L'Ombre blanche: Portrait de l'artiste en jeune vaurien - Saneh Sangsuk

Percutant
Note :

   Né en Thaïlande en 1957, Saneh Sangsuk (alias Daen-Aran Sanegthong), mène une existence erratique avant d'être admis à l'université où il entreprend des études de littérature et de langue anglaise. Et il lit, il lit beaucoup. Puis, diplôme en poche, il vivote de petits boulots et d'aumône, il écrit de la poésie et traduit quelques œuvres d'auteurs anglophones, traductions qu'il publie à ses frais. Puis un jour il s'enferme dans une maison de campagne isolée et écrit une trilogie autobiographique comptant plus de mille pages. Il attendra ensuite huit années, le temps d'amasser les fonds nécessaires, pour publier 'L'ombre blanche', second tome de cette œuvre, avec lequel il compte 'tester le marché'.
   
   Boudé dans son pays (notamment en raison d'un contenu faisant fi des codes), ça n'est qu'une fois traduit et présenté à l'étranger que ce roman est non seulement remarqué mais, tel un sésame, il apporte la reconnaissance internationale à son auteur. Deux autres publications ('Venin' et 'Une histoire vieille comme la pluie') recevront un accueil similaire à la suite de quoi, en 2008, Saneh Sangsuk se voit décerner l'insigne de Chevalier de l'Ordre des Arts et Lettres.
   
   Il faut dire qu'à l'image de son auteur, 'L'ombre blanche', n'est pas un roman ordinaire. Au delà du récit d'une adolescence thaïlandaise dans les années '70, cette histoire, racontée avec le recul de quelques années, prend la forme d'une mise à nue, une confession déballée d'un seul trait par un être torturé, hanté par ses démons et dont l'image reflétée par les événements passés, semble devenue plus grande et plus terrifiante que la réalité; une image face à laquelle le narrateur hésite entre rejet et résignation.
   
   Ce premier roman révèle une plume dont la puissance n'a d'égale que l'esprit qui l'habite.
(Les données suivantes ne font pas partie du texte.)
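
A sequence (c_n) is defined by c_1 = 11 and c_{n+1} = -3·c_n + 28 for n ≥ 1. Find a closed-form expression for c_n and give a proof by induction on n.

Computing the first terms: c_1 = 11, c_2 = -5, c_3 = 43. This suggests c_n = 4(-3)^(n - 1) + 7.
Base step (n = 1): the formula gives 11 = 11 = c_1.
Inductive step: assume the claim holds for n = p, so c_p = 4(-3)^(p - 1) + 7.
Then c_{p+1} = -3·c_p + 28 = -3·(4(-3)^(p - 1) + 7) + 28 = 4(-3)^p + 7 = 4(-3)^((p+1) - 1) + 7,
which is the claimed formula at n = p+1.
Hence, by induction on n, the claim holds for every n ≥ 1.

c_n = 4(-3)^(n - 1) + 7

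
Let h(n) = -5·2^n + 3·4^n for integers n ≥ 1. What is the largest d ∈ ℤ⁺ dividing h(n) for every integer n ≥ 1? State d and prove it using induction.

d = 2

Computing the first values: h(1) = 2 and h(2) = 28; gcd(2, 28) = 2, so d ≤ 2.
We prove 2 | -5·2^n + 3·4^n for all n ≥ 1 by induction on n.
For the base case n = 1: h(1) = 2 = 2·(1), so 2 | h(1).
For the inductive step, assume it holds for an arbitrary j ≥ 1, i.e. 2 | h(j). Then
h(j+1) − 4·h(j) = (-5·2^(j+1) + 3·4^(j+1)) − 4·(-5·2^j + 3·4^j) = (-5)·2^j·(2 − 4) = (10)·2^j. Since 2 | h(j) by the inductive hypothesis, 2 | 4·h(j); and 2 | 10 since 10 = 2·5. Therefore 2 | h(j+1).
This completes the induction.
Therefore the largest such d is 2.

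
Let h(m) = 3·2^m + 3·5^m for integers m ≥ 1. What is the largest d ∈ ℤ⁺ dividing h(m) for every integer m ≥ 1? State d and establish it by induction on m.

d = 3

Computing the first values: h(1) = 21 and h(2) = 87; gcd(21, 87) = 3, so d ≤ 3.
We prove 3 | 3·2^m + 3·5^m for all m ≥ 1 by induction on m.
When m = 1: h(1) = 21 = 3·(7), so 3 | h(1).
For the inductive step, assume it holds for an arbitrary j ≥ 1, i.e. 3 | h(j). Then
h(j+1) − 5·h(j) = (3·2^(j+1) + 3·5^(j+1)) − 5·(3·2^j + 3·5^j) = (3)·2^j·(2 − 5) = (-9)·2^j. Since 3 | h(j) by the inductive hypothesis, 3 | 5·h(j); and 3 | -9 since -9 = 3·-3. Therefore 3 | h(j+1).
By the principle of mathematical induction, the result holds for all m ≥ 1.
Therefore the largest such d is 3.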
D'entrée, on est ébloui par ces phrases qui, telles des fusées lancées dans la nuit, éclatent et retombent en gerbes de mots et bientôt, on ne peut plus faire autrement que de se laisser entraîner par le fil hypnotique de cette voix hors du commun.
   
   Puis, de glissements spatiotemporels en jeux de perspectives, on traverse un monde peint avec une extraordinaire intensité, peuplé de personnages aussi vraisemblables les uns que les autres et marqué par la violence, la haine, la tendresse, la beauté, la laideur et la pureté.
   
   Au vu d'une telle qualité, on ne peut que regretter de ne pouvoir apprécier ce roman dans son ensemble (les deux autres tomes le composant n'ayant pas vu le jour), d'autant que, pris seul, ce récit laisse apparaître un léger déséquilibre entre le sujet et le développement thématique.
   
    Un premier roman percutant, annonciateur d'un grand talent.